You can’t just separate the good from the bad in a person. That’s what makes things so confusing. But I like to remember the good because it lets me know what I do want. I’m pretty certain I know what I don’t.
- He was funny. He had jokes. And he wanted me to know them. They were always corny, but they conveyed that he wanted to make me feel good and at ease.
- He had thousands books that he loved for the ideas inside them. Sometimes the colors. He gave me a pair of red/blue lenses glasses that feel trippy to see through.
- He had music that moved him. Like, really moved him.
- In those early morning hours that only intimate lovers know as exhaustion and joy, his voice became smooth and assured and his warmth filled the room like aerosolized dopamine. He felt like the personification of safety.
- When I laid in the crook of his arm, and he had to cough (lingering coughs being winter’s biggest accessory), he’d place his hand on my head and squeeze it just enough so I didn’t bounce off his frame.
- He had this eye for beauty that I have rarely, if ever, seen. Every thing he did was deliberate and with intention of functionality and beauty down to the tiniest details.
- He’d stare at me when I talked…about anything, really…and I’d catch on that he was besotted with me.
- When we were in public, he wasn’t overwhelming with PDA (I’m not a fan) but he would very lightly touch me…on my head, my shoulder, my arm, my leg…as a cariño…a discreet show of affection.
- He learned what snacks I preferred and got them for me. It showed he paid attention.
- He listened to my stories. He liked them.
- When he said “thank you,” you felt his actual gratitude.
- He knew, completely intuitively, how I needed to be touched. From the very first night. You don’t know how rare that is to meet a stranger who feels like home to you in the best way. And you sink deeper and deeper like meditating under a heated blanket. Like drinking a thick broth that fills your belly and allows you to radiate warmth.
- He was eager to learn. And though it always took him longer to catch on with the emotional things, his mind was on fire. We could riff because our brains worked so similarly. We just understood each other. We were two halves of the same intellect.
And for all this, I could not stay. I had to get out because his damage had turned him into something combustible and bitter.

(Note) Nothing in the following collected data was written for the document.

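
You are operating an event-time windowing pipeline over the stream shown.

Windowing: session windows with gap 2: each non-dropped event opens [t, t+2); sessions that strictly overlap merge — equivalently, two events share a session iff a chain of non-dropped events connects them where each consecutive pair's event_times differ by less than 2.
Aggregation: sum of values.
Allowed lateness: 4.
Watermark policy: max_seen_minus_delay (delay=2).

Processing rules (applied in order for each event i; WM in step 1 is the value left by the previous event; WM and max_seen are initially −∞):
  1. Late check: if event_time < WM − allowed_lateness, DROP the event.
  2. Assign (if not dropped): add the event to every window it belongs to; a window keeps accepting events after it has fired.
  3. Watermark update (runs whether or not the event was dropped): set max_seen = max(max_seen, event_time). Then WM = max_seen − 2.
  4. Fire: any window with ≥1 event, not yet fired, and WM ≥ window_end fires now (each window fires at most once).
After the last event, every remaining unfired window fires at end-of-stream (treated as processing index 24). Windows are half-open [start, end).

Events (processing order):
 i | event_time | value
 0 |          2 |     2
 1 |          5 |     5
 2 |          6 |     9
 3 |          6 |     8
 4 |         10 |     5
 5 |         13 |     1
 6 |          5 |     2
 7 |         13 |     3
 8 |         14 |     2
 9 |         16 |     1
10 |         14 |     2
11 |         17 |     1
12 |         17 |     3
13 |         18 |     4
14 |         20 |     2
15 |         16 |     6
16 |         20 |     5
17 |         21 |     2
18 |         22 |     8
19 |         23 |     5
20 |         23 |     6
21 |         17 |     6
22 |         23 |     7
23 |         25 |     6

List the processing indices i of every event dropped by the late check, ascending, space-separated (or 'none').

6

i=0 t=2 v=2: → [2,4); WM=0
i=1 t=5 v=5: → [5,7); WM=3
i=2 t=6 v=9: → [5,8); WM=4
i=3 t=6 v=8: → [5,8); WM=4
i=4 t=10 v=5: → [10,12); WM=8
i=5 t=13 v=1: → [13,15); WM=11
i=6 t=5 v=2: DROP (t<11-4); WM=11
i=7 t=13 v=3: → [13,15); WM=11
i=8 t=14 v=2: → [13,16); WM=12
i=9 t=16 v=1: → [16,18); WM=14
i=10 t=14 v=2: → [13,16); WM=14
i=11 t=17 v=1: → [16,19); WM=15
i=12 t=17 v=3: → [16,19); WM=15
i=13 t=18 v=4: → [16,20); WM=16
i=14 t=20 v=2: → [20,22); WM=18
i=15 t=16 v=6: → [16,20); WM=18
i=16 t=20 v=5: → [20,22); WM=18
i=17 t=21 v=2: → [20,23); WM=19
i=18 t=22 v=8: → [20,24); WM=20
i=19 t=23 v=5: → [20,25); WM=21
i=20 t=23 v=6: → [20,25); WM=21
i=21 t=17 v=6: → [16,20); WM=21
i=22 t=23 v=7: → [20,25); WM=21
i=23 t=25 v=6: → [25,27); WM=23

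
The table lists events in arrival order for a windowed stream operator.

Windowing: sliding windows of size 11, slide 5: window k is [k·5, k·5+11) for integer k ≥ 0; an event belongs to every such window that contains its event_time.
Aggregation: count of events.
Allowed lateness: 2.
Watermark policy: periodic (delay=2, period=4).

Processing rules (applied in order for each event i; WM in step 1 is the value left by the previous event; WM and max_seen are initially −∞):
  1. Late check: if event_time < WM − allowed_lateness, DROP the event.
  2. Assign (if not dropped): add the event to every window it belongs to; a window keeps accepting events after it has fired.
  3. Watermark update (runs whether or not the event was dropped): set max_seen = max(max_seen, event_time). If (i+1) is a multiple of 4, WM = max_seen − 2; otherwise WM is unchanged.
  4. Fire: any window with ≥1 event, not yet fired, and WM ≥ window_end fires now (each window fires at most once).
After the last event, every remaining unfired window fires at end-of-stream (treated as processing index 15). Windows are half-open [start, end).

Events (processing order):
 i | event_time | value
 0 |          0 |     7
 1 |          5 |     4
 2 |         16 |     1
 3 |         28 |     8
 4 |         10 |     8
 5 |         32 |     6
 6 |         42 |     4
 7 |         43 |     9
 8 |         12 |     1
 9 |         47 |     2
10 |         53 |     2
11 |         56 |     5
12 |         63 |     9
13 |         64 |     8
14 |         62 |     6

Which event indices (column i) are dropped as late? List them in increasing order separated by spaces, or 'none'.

4 8

i=0 t=0 v=7: → [0,11); WM=−∞
i=1 t=5 v=4: → [5,16),[0,11); WM=−∞
i=2 t=16 v=1: → [15,26),[10,21); WM=−∞
i=3 t=28 v=8: → [25,36),[20,31); WM=26; [0,11) fires=2 [5,16) fires=1 [10,21) fires=1 [15,26) fires=1
i=4 t=10 v=8: DROP (t<26-2); WM=26
i=5 t=32 v=6: → [30,41),[25,36); WM=26
i=6 t=42 v=4: → [40,51),[35,46); WM=26
i=7 t=43 v=9: → [40,51),[35,46); WM=41; [20,31) fires=1 [25,36) fires=2 [30,41) fires=1
i=8 t=12 v=1: DROP (t<41-2); WM=41
i=9 t=47 v=2: → [45,56),[40,51); WM=41
i=10 t=53 v=2: → [50,61),[45,56); WM=41
i=11 t=56 v=5: → [55,66),[50,61); WM=54; [35,46) fires=2 [40,51) fires=3
i=12 t=63 v=9: → [60,71),[55,66); WM=54
i=13 t=64 v=8: → [60,71),[55,66); WM=54
i=14 t=62 v=6: → [60,71),[55,66); WM=54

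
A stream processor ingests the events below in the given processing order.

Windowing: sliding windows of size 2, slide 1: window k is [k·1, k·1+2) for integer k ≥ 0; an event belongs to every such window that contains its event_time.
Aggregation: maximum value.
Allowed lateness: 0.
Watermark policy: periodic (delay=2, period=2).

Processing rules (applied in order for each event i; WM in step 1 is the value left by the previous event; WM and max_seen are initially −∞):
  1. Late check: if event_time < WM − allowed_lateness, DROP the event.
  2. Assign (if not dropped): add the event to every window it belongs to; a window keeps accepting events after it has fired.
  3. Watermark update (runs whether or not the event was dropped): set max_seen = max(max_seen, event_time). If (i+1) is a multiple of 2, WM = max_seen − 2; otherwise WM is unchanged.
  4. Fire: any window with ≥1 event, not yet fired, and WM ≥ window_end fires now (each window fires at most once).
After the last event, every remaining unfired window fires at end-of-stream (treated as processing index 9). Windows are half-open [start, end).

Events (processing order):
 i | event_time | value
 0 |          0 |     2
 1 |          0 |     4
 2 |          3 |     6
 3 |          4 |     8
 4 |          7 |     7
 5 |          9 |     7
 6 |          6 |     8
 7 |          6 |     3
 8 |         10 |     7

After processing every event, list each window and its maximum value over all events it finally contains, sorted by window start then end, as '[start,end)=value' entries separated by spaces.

[0,2)=4 [2,4)=6 [3,5)=8 [4,6)=8 [6,8)=7 [7,9)=7 [8,10)=7 [9,11)=7 [10,12)=7

i=0 t=0 v=2: → [0,2); WM=−∞
i=1 t=0 v=4: → [0,2); WM=-2
i=2 t=3 v=6: → [3,5),[2,4); WM=-2
i=3 t=4 v=8: → [4,6),[3,5); WM=2; [0,2) fires=4
i=4 t=7 v=7: → [7,9),[6,8); WM=2
i=5 t=9 v=7: → [9,11),[8,10); WM=7; [2,4) fires=6 [3,5) fires=8 [4,6) fires=8
i=6 t=6 v=8: DROP (t<7-0); WM=7
i=7 t=6 v=3: DROP (t<7-0); WM=7
i=8 t=10 v=7: → [10,12),[9,11); WM=7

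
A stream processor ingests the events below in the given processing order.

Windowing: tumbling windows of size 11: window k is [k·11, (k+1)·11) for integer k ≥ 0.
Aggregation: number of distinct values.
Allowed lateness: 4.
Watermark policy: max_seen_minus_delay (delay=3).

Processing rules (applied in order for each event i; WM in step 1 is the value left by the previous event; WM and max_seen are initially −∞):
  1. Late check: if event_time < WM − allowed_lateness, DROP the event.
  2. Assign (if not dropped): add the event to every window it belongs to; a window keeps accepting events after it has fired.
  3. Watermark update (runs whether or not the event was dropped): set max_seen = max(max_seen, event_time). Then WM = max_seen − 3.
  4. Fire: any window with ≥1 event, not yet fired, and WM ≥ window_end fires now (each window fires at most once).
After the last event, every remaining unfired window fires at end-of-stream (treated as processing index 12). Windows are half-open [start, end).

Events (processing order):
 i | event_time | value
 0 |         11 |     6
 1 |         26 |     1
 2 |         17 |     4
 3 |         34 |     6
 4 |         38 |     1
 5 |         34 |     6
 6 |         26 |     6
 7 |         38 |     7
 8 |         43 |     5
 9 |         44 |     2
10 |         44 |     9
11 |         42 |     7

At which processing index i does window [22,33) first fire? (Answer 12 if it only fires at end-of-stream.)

4

i=0 t=11 v=6: → [11,22); WM=8
i=1 t=26 v=1: → [22,33); WM=23; [11,22) fires=1
i=2 t=17 v=4: DROP (t<23-4); WM=23
i=3 t=34 v=6: → [33,44); WM=31
i=4 t=38 v=1: → [33,44); WM=35; [22,33) fires=1
i=5 t=34 v=6: → [33,44); WM=35
i=6 t=26 v=6: DROP (t<35-4); WM=35
i=7 t=38 v=7: → [33,44); WM=35
i=8 t=43 v=5: → [33,44); WM=40
i=9 t=44 v=2: → [44,55); WM=41
i=10 t=44 v=9: → [44,55); WM=41
i=11 t=42 v=7: → [33,44); WM=41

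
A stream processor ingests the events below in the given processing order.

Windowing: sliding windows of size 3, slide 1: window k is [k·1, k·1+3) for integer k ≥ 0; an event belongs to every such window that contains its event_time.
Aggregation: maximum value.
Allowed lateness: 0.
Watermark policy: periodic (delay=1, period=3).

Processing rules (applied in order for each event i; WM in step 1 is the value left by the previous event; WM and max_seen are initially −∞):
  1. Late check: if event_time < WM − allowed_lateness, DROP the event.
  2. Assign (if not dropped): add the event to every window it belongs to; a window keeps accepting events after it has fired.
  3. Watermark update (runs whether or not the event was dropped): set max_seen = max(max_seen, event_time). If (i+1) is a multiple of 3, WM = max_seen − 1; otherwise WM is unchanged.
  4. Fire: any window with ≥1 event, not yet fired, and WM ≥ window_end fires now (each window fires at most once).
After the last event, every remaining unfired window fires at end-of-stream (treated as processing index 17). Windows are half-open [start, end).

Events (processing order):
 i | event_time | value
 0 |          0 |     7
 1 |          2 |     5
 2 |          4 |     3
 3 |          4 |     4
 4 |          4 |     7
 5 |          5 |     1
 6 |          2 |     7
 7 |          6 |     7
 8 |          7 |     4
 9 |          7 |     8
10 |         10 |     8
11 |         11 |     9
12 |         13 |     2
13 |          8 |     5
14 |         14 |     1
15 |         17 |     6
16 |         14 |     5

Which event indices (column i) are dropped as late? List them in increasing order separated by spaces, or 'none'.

i=0 t=0 v=7: → [0,3); WM=−∞
i=1 t=2 v=5: → [2,5),[1,4),[0,3); WM=−∞
i=2 t=4 v=3: → [4,7),[3,6),[2,5); WM=3; [0,3) fires=7
i=3 t=4 v=4: → [4,7),[3,6),[2,5); WM=3
i=4 t=4 v=7: → [4,7),[3,6),[2,5); WM=3
i=5 t=5 v=1: → [5,8),[4,7),[3,6); WM=4; [1,4) fires=5
i=6 t=2 v=7: DROP (t<4-0); WM=4
i=7 t=6 v=7: → [6,9),[5,8),[4,7); WM=4
i=8 t=7 v=4: → [7,10),[6,9),[5,8); WM=6; [2,5) fires=7 [3,6) fires=7
i=9 t=7 v=8: → [7,10),[6,9),[5,8); WM=6
i=10 t=10 v=8: → [10,13),[9,12),[8,11); WM=6
i=11 t=11 v=9: → [11,14),[10,13),[9,12); WM=10; [4,7) fires=7 [5,8) fires=8 [6,9) fires=8 [7,10) fires=8
i=12 t=13 v=2: → [13,16),[12,15),[11,14); WM=10
i=13 t=8 v=5: DROP (t<10-0); WM=10
i=14 t=14 v=1: → [14,17),[13,16),[12,15); WM=13; [8,11) fires=8 [9,12) fires=9 [10,13) fires=9
i=15 t=17 v=6: → [17,20),[16,19),[15,18); WM=13
i=16 t=14 v=5: → [14,17),[13,16),[12,15); WM=13

6 13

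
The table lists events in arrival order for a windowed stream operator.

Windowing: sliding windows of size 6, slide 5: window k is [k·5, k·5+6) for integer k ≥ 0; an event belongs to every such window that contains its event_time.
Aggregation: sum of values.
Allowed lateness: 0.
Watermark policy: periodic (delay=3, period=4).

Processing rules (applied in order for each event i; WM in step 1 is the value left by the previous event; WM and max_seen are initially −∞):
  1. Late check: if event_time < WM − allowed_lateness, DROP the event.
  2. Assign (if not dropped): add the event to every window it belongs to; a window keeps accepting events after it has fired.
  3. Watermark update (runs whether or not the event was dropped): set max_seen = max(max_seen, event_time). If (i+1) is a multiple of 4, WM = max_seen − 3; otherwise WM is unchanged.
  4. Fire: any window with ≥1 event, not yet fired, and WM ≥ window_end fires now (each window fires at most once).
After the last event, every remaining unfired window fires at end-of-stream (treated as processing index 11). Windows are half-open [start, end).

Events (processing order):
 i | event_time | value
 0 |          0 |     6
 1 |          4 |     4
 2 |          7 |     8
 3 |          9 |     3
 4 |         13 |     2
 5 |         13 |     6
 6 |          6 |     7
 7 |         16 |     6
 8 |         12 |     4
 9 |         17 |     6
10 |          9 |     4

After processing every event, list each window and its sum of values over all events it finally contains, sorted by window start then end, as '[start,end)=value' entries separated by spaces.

i=0 t=0 v=6: → [0,6); WM=−∞
i=1 t=4 v=4: → [0,6); WM=−∞
i=2 t=7 v=8: → [5,11); WM=−∞
i=3 t=9 v=3: → [5,11); WM=6; [0,6) fires=10
i=4 t=13 v=2: → [10,16); WM=6
i=5 t=13 v=6: → [10,16); WM=6
i=6 t=6 v=7: → [5,11); WM=6
i=7 t=16 v=6: → [15,21); WM=13; [5,11) fires=18
i=8 t=12 v=4: DROP (t<13-0); WM=13
i=9 t=17 v=6: → [15,21); WM=13
i=10 t=9 v=4: DROP (t<13-0); WM=13

[0,6)=10 [5,11)=18 [10,16)=8 [15,21)=12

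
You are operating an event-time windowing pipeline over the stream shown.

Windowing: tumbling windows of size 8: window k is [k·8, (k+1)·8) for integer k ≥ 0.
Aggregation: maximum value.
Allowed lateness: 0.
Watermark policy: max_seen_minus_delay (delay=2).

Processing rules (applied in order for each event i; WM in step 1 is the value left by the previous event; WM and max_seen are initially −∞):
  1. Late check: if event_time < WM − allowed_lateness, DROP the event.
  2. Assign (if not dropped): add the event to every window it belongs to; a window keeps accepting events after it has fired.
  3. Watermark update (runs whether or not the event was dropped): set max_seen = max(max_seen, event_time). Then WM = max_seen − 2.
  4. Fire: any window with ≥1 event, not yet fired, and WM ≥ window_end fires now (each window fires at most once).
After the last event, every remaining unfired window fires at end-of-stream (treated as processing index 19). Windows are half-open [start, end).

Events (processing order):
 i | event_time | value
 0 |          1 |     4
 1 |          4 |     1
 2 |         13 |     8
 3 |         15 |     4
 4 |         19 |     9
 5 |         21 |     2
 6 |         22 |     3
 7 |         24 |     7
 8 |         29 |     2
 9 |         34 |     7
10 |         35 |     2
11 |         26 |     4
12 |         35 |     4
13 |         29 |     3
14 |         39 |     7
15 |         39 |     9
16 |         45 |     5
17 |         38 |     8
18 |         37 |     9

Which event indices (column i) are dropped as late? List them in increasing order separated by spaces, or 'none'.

11 13 17 18

i=0 t=1 v=4: → [0,8); WM=-1
i=1 t=4 v=1: → [0,8); WM=2
i=2 t=13 v=8: → [8,16); WM=11; [0,8) fires=4
i=3 t=15 v=4: → [8,16); WM=13
i=4 t=19 v=9: → [16,24); WM=17; [8,16) fires=8
i=5 t=21 v=2: → [16,24); WM=19
i=6 t=22 v=3: → [16,24); WM=20
i=7 t=24 v=7: → [24,32); WM=22
i=8 t=29 v=2: → [24,32); WM=27; [16,24) fires=9
i=9 t=34 v=7: → [32,40); WM=32; [24,32) fires=7
i=10 t=35 v=2: → [32,40); WM=33
i=11 t=26 v=4: DROP (t<33-0); WM=33
i=12 t=35 v=4: → [32,40); WM=33
i=13 t=29 v=3: DROP (t<33-0); WM=33
i=14 t=39 v=7: → [32,40); WM=37
i=15 t=39 v=9: → [32,40); WM=37
i=16 t=45 v=5: → [40,48); WM=43; [32,40) fires=9
i=17 t=38 v=8: DROP (t<43-0); WM=43
i=18 t=37 v=9: DROP (t<43-0); WM=43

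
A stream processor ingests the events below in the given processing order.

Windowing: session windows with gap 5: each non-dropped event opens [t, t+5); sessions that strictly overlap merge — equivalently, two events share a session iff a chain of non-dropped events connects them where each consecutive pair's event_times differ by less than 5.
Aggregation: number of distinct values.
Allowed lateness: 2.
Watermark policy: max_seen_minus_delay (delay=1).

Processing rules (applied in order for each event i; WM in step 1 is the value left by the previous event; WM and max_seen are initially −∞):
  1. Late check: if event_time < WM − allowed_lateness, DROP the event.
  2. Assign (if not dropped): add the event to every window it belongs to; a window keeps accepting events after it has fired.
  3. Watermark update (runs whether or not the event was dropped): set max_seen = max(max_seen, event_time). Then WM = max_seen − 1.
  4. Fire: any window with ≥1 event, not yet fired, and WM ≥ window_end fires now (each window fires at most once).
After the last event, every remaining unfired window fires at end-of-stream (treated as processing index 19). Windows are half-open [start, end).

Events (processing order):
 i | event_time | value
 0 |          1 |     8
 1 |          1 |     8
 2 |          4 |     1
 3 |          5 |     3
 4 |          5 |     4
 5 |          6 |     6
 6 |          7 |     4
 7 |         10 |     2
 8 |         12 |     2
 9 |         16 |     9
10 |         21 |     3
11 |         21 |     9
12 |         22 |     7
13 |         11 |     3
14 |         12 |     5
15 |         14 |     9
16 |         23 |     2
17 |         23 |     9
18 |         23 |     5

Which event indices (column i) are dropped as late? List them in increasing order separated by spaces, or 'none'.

13 14 15

i=0 t=1 v=8: → [1,6); WM=0
i=1 t=1 v=8: → [1,6); WM=0
i=2 t=4 v=1: → [1,9); WM=3
i=3 t=5 v=3: → [1,10); WM=4
i=4 t=5 v=4: → [1,10); WM=4
i=5 t=6 v=6: → [1,11); WM=5
i=6 t=7 v=4: → [1,12); WM=6
i=7 t=10 v=2: → [1,15); WM=9
i=8 t=12 v=2: → [1,17); WM=11
i=9 t=16 v=9: → [1,21); WM=15
i=10 t=21 v=3: → [21,26); WM=20
i=11 t=21 v=9: → [21,26); WM=20
i=12 t=22 v=7: → [21,27); WM=21
i=13 t=11 v=3: DROP (t<21-2); WM=21
i=14 t=12 v=5: DROP (t<21-2); WM=21
i=15 t=14 v=9: DROP (t<21-2); WM=21
i=16 t=23 v=2: → [21,28); WM=22
i=17 t=23 v=9: → [21,28); WM=22
i=18 t=23 v=5: → [21,28); WM=22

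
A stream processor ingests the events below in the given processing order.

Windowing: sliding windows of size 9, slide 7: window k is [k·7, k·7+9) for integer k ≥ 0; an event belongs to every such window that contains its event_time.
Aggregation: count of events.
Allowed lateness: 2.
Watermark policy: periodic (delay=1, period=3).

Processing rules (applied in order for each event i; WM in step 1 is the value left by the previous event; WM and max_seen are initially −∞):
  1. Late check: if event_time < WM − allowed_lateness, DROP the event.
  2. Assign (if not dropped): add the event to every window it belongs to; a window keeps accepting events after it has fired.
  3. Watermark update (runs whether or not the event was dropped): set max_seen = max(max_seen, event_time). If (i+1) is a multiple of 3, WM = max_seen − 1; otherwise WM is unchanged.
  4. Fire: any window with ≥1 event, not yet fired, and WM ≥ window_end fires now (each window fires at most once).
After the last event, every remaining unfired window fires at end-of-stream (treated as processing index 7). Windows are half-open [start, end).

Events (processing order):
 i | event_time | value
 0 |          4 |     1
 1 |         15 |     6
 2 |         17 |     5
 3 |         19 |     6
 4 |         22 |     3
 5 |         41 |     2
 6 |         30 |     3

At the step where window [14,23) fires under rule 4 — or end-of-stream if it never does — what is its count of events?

i=0 t=4 v=1: → [0,9); WM=−∞
i=1 t=15 v=6: → [14,23),[7,16); WM=−∞
i=2 t=17 v=5: → [14,23); WM=16; [0,9) fires=1 [7,16) fires=1
i=3 t=19 v=6: → [14,23); WM=16
i=4 t=22 v=3: → [21,30),[14,23); WM=16
i=5 t=41 v=2: → [35,44); WM=40; [14,23) fires=4 [21,30) fires=1
i=6 t=30 v=3: DROP (t<40-2); WM=40

4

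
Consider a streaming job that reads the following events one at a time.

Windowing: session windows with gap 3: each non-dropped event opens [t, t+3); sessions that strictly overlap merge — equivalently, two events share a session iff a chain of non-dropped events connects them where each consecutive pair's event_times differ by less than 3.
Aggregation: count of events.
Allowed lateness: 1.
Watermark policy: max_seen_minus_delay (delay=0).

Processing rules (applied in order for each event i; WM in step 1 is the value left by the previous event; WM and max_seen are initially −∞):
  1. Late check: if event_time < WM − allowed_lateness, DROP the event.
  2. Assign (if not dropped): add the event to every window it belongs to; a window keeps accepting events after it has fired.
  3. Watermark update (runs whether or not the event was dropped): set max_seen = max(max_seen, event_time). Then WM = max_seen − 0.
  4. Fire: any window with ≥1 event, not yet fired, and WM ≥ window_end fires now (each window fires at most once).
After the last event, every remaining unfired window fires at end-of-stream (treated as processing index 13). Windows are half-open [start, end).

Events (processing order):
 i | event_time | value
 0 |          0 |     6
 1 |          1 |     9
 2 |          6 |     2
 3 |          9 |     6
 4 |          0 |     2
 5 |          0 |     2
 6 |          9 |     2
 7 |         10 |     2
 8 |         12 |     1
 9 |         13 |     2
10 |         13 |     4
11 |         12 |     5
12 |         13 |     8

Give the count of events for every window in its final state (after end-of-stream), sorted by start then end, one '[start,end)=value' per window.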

He was built for giant, beautiful creativity. But no one figured him out early enough to channel him and teach him how to deal with this neurotypical world. It wasn’t that he was broken. It was the world that was broken and he could not transcend its brokenness.
I’m glad to have known him. He was a lesson I needed to learn. He was the part of the ever-mounting evidence that I need to push harder to get results with autism awareness. If someone had gotten to him early enough…he could have been a wonder of the world.
I miss him profoundly. But I do not want to see him. It doesn’t matter how good it could be. I know what I am not willing to compromise. That is another gift of the experience. I said “enough” before I knew I was capable of meaning it, and then I stuck to my resolution. I am stronger than I knew before I met him.